Agent A opens a pull request. It changes a physical constant from 0.9 to 0.05. The commit message explains the reasoning: real-world reference data shows the original value was wrong.

Agent B is assigned as reviewer. It reads the diff. It reads the commit message. It checks the cited references. It approves the PR with a comment: “Verified against NASA habitat design benchmarks. The 18× reduction in radiative heat loss matches expected performance of aluminized mylar coating.”

No human was involved. Two AI agents just had a technical disagreement mediated by version control, resolved through evidence, and documented publicly.

This is emergent code review.

Why it works:

The PR is the protocol. Agents don’t need a chat system or a project management tool. The pull request is the communication channel. The diff is the proposal. The review comments are the response. The merge is the consensus.

Evidence beats authority. Agent B doesn’t approve because Agent A is senior. It approves because Agent A cited references and the math checks out.

Everything is recorded. Every proposal, every objection, every approval is in the git history. You can audit any decision.
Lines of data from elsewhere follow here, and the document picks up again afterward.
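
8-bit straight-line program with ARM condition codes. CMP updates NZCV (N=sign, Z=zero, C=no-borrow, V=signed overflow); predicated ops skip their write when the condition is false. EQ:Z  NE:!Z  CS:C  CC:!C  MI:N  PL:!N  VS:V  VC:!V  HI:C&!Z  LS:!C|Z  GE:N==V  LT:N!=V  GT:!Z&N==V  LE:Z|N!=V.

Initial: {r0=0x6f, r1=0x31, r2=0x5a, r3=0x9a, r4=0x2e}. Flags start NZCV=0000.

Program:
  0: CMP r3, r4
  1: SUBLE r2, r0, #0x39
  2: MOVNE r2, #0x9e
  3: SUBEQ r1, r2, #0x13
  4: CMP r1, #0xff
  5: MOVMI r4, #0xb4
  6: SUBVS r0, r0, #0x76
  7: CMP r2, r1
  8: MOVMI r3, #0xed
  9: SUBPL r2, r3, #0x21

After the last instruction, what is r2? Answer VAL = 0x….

VAL = 0x79

0: ✓ CMP  NZCV=0011
1: ✓ SUBLE  r2←0x36
2: ✓ MOVNE  r2←0x9e
3: · SUBEQ
4: ✓ CMP  NZCV=0000
5: · MOVMI
6: · SUBVS
7: ✓ CMP  NZCV=0011
8: · MOVMI
9: ✓ SUBPL  r2←0x79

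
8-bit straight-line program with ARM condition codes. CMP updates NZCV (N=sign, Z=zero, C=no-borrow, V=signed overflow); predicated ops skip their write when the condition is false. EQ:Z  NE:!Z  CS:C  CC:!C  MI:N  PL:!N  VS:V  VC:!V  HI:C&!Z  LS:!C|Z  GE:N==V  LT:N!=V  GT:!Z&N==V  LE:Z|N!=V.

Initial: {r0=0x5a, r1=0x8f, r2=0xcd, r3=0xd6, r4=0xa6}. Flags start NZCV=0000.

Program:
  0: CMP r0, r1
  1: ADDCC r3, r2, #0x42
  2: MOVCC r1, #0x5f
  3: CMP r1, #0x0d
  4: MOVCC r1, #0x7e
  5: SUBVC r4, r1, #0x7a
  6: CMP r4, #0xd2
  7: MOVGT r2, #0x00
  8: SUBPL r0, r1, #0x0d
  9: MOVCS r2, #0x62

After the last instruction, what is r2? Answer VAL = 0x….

VAL = 0x62

[0] flags=1001 → (cmp)
[1] flags=1001 CC?T → r3=0x0f
[2] flags=1001 CC?T → r1=0x5f
[3] flags=0010 → (cmp)
[4] flags=0010 CC?F → skip
[5] flags=0010 VC?T → r4=0xe5
[6] flags=0010 → (cmp)
[7] flags=0010 GT?T → r2=0x00
[8] flags=0010 PL?T → r0=0x52
[9] flags=0010 CS?T → r2=0x62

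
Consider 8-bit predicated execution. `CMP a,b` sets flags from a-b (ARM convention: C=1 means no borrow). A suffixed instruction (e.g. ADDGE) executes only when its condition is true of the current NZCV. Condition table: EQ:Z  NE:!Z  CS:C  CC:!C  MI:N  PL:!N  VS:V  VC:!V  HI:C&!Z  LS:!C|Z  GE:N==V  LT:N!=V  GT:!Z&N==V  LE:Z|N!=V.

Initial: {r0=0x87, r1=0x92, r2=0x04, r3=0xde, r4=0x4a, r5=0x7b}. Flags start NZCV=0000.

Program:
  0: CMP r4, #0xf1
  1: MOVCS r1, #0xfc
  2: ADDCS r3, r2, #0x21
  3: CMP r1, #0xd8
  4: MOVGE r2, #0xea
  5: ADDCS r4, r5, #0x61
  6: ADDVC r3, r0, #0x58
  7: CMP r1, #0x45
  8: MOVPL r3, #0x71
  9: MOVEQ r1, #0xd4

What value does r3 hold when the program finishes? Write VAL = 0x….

[0] flags=0000 → (cmp)
[1] flags=0000 CS?F → skip
[2] flags=0000 CS?F → skip
[3] flags=1000 → (cmp)
[4] flags=1000 GE?F → skip
[5] flags=1000 CS?F → skip
[6] flags=1000 VC?T → r3=0xdf
[7] flags=0011 → (cmp)
[8] flags=0011 PL?T → r3=0x71
[9] flags=0011 EQ?F → skip

VAL = 0x71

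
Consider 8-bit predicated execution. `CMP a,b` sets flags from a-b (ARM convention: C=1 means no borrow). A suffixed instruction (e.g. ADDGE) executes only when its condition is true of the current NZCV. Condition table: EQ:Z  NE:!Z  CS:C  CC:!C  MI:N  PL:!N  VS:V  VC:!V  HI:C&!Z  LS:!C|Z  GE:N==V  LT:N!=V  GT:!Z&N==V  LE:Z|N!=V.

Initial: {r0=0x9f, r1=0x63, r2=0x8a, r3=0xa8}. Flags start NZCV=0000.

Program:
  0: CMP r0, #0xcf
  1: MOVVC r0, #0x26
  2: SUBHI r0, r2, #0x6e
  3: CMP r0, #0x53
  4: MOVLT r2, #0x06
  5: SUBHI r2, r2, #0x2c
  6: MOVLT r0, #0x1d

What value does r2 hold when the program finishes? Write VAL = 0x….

0: ✓ CMP  NZCV=1000
1: ✓ MOVVC  r0←0x26
2: · SUBHI
3: ✓ CMP  NZCV=1000
4: ✓ MOVLT  r2←0x06
5: · SUBHI
6: ✓ MOVLT  r0←0x1d

VAL = 0x06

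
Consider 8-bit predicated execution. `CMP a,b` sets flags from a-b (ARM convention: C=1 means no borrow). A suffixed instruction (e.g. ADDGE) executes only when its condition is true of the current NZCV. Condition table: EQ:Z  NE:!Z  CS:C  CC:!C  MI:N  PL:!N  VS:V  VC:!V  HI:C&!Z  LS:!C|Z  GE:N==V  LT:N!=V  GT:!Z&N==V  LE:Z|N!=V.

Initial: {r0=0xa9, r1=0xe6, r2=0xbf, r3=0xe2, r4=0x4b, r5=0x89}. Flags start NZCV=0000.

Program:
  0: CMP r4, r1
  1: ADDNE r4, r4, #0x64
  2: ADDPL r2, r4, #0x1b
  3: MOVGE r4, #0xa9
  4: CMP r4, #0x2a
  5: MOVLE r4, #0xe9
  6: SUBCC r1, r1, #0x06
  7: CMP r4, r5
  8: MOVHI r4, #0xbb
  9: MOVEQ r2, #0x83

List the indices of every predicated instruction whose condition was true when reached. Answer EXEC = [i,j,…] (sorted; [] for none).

EXEC = [1,2,3,5,8]

[0] flags=0000 → (cmp)
[1] flags=0000 NE?T → r4=0xaf
[2] flags=0000 PL?T → r2=0xca
[3] flags=0000 GE?T → r4=0xa9
[4] flags=0011 → (cmp)
[5] flags=0011 LE?T → r4=0xe9
[6] flags=0011 CC?F → skip
[7] flags=0010 → (cmp)
[8] flags=0010 HI?T → r4=0xbb
[9] flags=0010 EQ?F → skip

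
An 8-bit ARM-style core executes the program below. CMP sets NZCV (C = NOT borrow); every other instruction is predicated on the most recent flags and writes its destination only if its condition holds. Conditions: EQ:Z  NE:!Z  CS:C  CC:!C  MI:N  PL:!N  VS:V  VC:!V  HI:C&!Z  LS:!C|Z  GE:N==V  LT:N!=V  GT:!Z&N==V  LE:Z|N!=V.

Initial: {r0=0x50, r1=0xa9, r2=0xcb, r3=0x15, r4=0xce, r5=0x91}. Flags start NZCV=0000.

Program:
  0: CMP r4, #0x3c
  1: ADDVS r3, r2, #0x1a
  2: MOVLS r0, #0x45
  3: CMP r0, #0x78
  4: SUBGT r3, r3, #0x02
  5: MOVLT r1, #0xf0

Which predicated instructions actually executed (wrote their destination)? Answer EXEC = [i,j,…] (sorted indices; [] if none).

EXEC = [5]

0: ✓ CMP  NZCV=1010
1: · ADDVS
2: · MOVLS
3: ✓ CMP  NZCV=1000
4: · SUBGT
5: ✓ MOVLT  r1←0xf0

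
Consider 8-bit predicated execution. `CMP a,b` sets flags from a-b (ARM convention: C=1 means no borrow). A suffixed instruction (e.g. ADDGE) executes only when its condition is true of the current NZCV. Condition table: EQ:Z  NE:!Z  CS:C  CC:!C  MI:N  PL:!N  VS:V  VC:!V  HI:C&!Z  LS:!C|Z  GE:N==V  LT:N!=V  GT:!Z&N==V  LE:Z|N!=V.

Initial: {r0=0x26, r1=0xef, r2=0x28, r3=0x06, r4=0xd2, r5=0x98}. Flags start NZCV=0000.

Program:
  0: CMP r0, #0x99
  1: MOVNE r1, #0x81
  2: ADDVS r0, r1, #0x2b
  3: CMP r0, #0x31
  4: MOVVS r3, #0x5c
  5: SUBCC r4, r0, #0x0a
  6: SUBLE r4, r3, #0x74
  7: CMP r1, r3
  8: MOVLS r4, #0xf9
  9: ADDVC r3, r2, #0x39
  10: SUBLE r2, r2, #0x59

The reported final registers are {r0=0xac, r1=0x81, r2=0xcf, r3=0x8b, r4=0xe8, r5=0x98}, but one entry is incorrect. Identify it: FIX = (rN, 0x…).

[0] flags=1001 → (cmp)
[1] flags=1001 NE?T → r1=0x81
[2] flags=1001 VS?T → r0=0xac
[3] flags=0011 → (cmp)
[4] flags=0011 VS?T → r3=0x5c
[5] flags=0011 CC?F → skip
[6] flags=0011 LE?T → r4=0xe8
[7] flags=0011 → (cmp)
[8] flags=0011 LS?F → skip
[9] flags=0011 VC?F → skip
[10] flags=0011 LE?T → r2=0xcf

FIX = (r3, 0x5c)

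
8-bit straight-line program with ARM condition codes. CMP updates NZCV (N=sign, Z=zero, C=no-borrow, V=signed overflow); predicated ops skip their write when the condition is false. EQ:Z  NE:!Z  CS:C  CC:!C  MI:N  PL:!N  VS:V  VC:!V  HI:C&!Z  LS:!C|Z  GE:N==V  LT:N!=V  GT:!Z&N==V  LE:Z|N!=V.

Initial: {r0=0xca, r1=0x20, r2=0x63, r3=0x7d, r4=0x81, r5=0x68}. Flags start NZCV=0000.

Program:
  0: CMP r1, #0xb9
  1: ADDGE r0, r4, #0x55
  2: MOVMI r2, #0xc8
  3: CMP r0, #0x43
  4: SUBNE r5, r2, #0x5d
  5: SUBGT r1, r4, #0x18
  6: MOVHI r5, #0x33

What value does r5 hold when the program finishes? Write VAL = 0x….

VAL = 0x33

[0] flags=0000 → (cmp)
[1] flags=0000 GE?T → r0=0xd6
[2] flags=0000 MI?F → skip
[3] flags=1010 → (cmp)
[4] flags=1010 NE?T → r5=0x06
[5] flags=1010 GT?F → skip
[6] flags=1010 HI?T → r5=0x33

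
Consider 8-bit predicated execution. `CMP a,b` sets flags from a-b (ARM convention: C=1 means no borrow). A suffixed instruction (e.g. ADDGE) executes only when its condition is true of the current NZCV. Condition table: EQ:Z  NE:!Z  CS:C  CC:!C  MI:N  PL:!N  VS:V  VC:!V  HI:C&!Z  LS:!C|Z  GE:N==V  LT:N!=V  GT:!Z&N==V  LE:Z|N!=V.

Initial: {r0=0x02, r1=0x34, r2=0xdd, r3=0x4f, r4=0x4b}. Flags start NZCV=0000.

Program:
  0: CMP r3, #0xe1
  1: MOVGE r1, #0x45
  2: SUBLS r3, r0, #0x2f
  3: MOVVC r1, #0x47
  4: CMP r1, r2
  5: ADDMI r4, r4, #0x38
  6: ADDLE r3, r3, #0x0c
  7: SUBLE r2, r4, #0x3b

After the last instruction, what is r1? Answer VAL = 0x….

VAL = 0x47

0: ✓ CMP  NZCV=0000
1: ✓ MOVGE  r1←0x45
2: ✓ SUBLS  r3←0xd3
3: ✓ MOVVC  r1←0x47
4: ✓ CMP  NZCV=0000
5: · ADDMI
6: · ADDLE
7: · SUBLE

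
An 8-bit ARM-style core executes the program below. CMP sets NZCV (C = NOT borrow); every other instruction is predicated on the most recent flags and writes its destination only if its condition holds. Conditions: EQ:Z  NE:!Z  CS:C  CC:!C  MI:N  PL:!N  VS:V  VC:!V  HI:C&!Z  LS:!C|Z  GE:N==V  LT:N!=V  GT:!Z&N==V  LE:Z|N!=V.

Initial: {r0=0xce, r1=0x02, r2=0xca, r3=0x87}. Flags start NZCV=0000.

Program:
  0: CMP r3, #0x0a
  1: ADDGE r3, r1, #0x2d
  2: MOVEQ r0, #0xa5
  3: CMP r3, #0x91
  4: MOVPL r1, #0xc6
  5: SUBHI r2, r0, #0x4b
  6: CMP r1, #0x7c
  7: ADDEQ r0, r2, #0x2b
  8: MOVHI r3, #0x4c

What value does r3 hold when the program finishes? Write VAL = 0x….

VAL = 0x87

0: ✓ CMP  NZCV=0011
1: · ADDGE
2: · MOVEQ
3: ✓ CMP  NZCV=1000
4: · MOVPL
5: · SUBHI
6: ✓ CMP  NZCV=1000
7: · ADDEQ
8: · MOVHI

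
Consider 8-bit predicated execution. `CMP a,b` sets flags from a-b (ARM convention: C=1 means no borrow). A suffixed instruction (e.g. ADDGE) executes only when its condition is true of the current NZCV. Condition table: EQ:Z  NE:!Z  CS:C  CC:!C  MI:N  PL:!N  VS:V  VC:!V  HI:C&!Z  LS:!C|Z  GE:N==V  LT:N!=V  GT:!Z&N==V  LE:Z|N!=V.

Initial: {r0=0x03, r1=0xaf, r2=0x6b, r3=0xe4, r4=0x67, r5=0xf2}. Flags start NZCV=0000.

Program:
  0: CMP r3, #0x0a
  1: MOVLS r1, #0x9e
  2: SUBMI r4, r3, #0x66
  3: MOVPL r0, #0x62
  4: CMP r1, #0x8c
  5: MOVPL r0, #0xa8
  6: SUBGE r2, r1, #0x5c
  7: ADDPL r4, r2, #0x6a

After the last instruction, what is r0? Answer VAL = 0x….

[0] flags=1010 → (cmp)
[1] flags=1010 LS?F → skip
[2] flags=1010 MI?T → r4=0x7e
[3] flags=1010 PL?F → skip
[4] flags=0010 → (cmp)
[5] flags=0010 PL?T → r0=0xa8
[6] flags=0010 GE?T → r2=0x53
[7] flags=0010 PL?T → r4=0xbd

VAL = 0xa8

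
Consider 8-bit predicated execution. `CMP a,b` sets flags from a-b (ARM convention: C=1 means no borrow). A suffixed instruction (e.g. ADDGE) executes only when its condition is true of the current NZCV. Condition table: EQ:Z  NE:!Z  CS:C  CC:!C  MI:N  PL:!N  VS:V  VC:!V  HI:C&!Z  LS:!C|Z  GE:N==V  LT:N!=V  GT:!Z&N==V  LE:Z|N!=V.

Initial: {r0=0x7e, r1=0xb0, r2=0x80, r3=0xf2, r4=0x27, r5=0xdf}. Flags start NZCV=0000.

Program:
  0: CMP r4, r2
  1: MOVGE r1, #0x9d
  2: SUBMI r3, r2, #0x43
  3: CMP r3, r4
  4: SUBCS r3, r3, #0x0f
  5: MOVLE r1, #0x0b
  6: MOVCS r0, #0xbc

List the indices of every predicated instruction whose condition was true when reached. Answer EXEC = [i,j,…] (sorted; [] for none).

[0] flags=1001 → (cmp)
[1] flags=1001 GE?T → r1=0x9d
[2] flags=1001 MI?T → r3=0x3d
[3] flags=0010 → (cmp)
[4] flags=0010 CS?T → r3=0x2e
[5] flags=0010 LE?F → skip
[6] flags=0010 CS?T → r0=0xbc

EXEC = [1,2,4,6]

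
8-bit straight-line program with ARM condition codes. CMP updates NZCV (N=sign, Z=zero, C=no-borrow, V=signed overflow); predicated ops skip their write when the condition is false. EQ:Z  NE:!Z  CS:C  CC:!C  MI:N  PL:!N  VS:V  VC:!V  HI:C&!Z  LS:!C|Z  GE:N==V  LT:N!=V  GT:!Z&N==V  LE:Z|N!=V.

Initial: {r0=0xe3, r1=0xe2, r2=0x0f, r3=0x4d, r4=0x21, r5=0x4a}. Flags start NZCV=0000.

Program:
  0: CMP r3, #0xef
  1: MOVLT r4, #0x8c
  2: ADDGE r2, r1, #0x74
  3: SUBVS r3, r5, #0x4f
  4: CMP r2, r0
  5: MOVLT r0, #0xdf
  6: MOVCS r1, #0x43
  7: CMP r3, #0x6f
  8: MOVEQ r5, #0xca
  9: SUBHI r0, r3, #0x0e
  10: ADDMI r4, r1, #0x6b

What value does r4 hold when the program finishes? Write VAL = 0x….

VAL = 0x4d

[0] flags=0000 → (cmp)
[1] flags=0000 LT?F → skip
[2] flags=0000 GE?T → r2=0x56
[3] flags=0000 VS?F → skip
[4] flags=0000 → (cmp)
[5] flags=0000 LT?F → skip
[6] flags=0000 CS?F → skip
[7] flags=1000 → (cmp)
[8] flags=1000 EQ?F → skip
[9] flags=1000 HI?F → skip
[10] flags=1000 MI?T → r4=0x4d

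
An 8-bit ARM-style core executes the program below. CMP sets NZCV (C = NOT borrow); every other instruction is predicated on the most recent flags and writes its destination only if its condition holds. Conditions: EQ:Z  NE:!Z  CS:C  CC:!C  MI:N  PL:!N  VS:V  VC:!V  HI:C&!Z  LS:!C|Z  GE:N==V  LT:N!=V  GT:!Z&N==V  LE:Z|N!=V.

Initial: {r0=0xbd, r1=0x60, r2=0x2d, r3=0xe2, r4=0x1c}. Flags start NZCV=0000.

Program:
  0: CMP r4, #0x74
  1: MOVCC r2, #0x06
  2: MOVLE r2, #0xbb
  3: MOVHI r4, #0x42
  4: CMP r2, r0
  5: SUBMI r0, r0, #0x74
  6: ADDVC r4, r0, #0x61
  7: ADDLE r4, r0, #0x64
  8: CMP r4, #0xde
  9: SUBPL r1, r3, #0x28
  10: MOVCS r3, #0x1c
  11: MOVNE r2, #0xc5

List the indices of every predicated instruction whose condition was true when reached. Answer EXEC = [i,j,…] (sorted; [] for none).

0: ✓ CMP  NZCV=1000
1: ✓ MOVCC  r2←0x06
2: ✓ MOVLE  r2←0xbb
3: · MOVHI
4: ✓ CMP  NZCV=1000
5: ✓ SUBMI  r0←0x49
6: ✓ ADDVC  r4←0xaa
7: ✓ ADDLE  r4←0xad
8: ✓ CMP  NZCV=1000
9: · SUBPL
10: · MOVCS
11: ✓ MOVNE  r2←0xc5

EXEC = [1,2,5,6,7,11]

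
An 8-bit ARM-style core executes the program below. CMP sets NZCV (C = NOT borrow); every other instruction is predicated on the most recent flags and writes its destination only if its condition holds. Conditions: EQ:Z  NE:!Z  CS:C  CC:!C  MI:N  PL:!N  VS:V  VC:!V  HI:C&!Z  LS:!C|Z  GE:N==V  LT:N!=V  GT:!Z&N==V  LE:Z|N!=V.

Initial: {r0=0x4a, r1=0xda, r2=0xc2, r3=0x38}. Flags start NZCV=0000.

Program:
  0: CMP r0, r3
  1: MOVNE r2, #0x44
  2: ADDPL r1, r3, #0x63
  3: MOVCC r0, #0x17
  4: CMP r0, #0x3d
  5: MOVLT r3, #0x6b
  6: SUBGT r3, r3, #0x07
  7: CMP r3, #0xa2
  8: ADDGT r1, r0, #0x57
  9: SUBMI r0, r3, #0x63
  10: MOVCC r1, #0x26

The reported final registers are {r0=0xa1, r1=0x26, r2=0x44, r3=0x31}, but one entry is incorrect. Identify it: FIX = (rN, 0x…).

[0] flags=0010 → (cmp)
[1] flags=0010 NE?T → r2=0x44
[2] flags=0010 PL?T → r1=0x9b
[3] flags=0010 CC?F → skip
[4] flags=0010 → (cmp)
[5] flags=0010 LT?F → skip
[6] flags=0010 GT?T → r3=0x31
[7] flags=1001 → (cmp)
[8] flags=1001 GT?T → r1=0xa1
[9] flags=1001 MI?T → r0=0xce
[10] flags=1001 CC?T → r1=0x26

FIX = (r0, 0xce)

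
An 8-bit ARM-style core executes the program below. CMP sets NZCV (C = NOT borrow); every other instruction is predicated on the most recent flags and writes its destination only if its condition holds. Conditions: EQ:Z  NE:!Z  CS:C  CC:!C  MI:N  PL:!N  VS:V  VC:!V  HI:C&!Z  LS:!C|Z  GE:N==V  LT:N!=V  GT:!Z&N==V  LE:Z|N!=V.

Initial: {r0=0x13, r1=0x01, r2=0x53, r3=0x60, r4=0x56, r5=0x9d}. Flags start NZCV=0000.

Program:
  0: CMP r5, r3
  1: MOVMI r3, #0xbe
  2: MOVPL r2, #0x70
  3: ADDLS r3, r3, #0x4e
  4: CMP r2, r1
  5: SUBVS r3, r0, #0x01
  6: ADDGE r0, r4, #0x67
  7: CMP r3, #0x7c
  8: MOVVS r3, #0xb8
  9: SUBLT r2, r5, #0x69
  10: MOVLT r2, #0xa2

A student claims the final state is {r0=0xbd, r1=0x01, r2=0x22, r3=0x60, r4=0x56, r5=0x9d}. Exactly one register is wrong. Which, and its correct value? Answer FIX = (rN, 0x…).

[0] flags=0011 → (cmp)
[1] flags=0011 MI?F → skip
[2] flags=0011 PL?T → r2=0x70
[3] flags=0011 LS?F → skip
[4] flags=0010 → (cmp)
[5] flags=0010 VS?F → skip
[6] flags=0010 GE?T → r0=0xbd
[7] flags=1000 → (cmp)
[8] flags=1000 VS?F → skip
[9] flags=1000 LT?T → r2=0x34
[10] flags=1000 LT?T → r2=0xa2

FIX = (r2, 0xa2)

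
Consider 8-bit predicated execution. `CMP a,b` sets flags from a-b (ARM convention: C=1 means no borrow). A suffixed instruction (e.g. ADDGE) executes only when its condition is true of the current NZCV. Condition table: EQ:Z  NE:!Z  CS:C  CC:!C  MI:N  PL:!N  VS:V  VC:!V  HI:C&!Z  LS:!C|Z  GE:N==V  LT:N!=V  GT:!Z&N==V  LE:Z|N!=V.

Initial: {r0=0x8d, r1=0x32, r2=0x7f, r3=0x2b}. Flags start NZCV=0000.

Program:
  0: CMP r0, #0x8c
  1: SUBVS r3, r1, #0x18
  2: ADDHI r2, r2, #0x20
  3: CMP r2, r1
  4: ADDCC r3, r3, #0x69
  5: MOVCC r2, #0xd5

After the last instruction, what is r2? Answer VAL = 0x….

VAL = 0x9f

0: ✓ CMP  NZCV=0010
1: · SUBVS
2: ✓ ADDHI  r2←0x9f
3: ✓ CMP  NZCV=0011
4: · ADDCC
5: · MOVCC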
What emerges that you wouldn’t expect:

  • Agents develop specializations. The agent that built the thermal module reviews thermal PRs. Expertise emerges from commit history, not org charts.
  • Review quality improves over time. As the codebase grows, reviewers have more context. They catch more subtle issues.
  • The repo becomes self-documenting. The PR history explains why the code looks the way it does.

The uncomfortable implication: If AI agents can conduct rigorous evidence-based code review through pull requests, what does that say about the code review practices in most human teams?

We approve PRs with “LGTM” and a rubber stamp. The agents write multi-paragraph reviews citing external references.

Maybe we should be learning from them.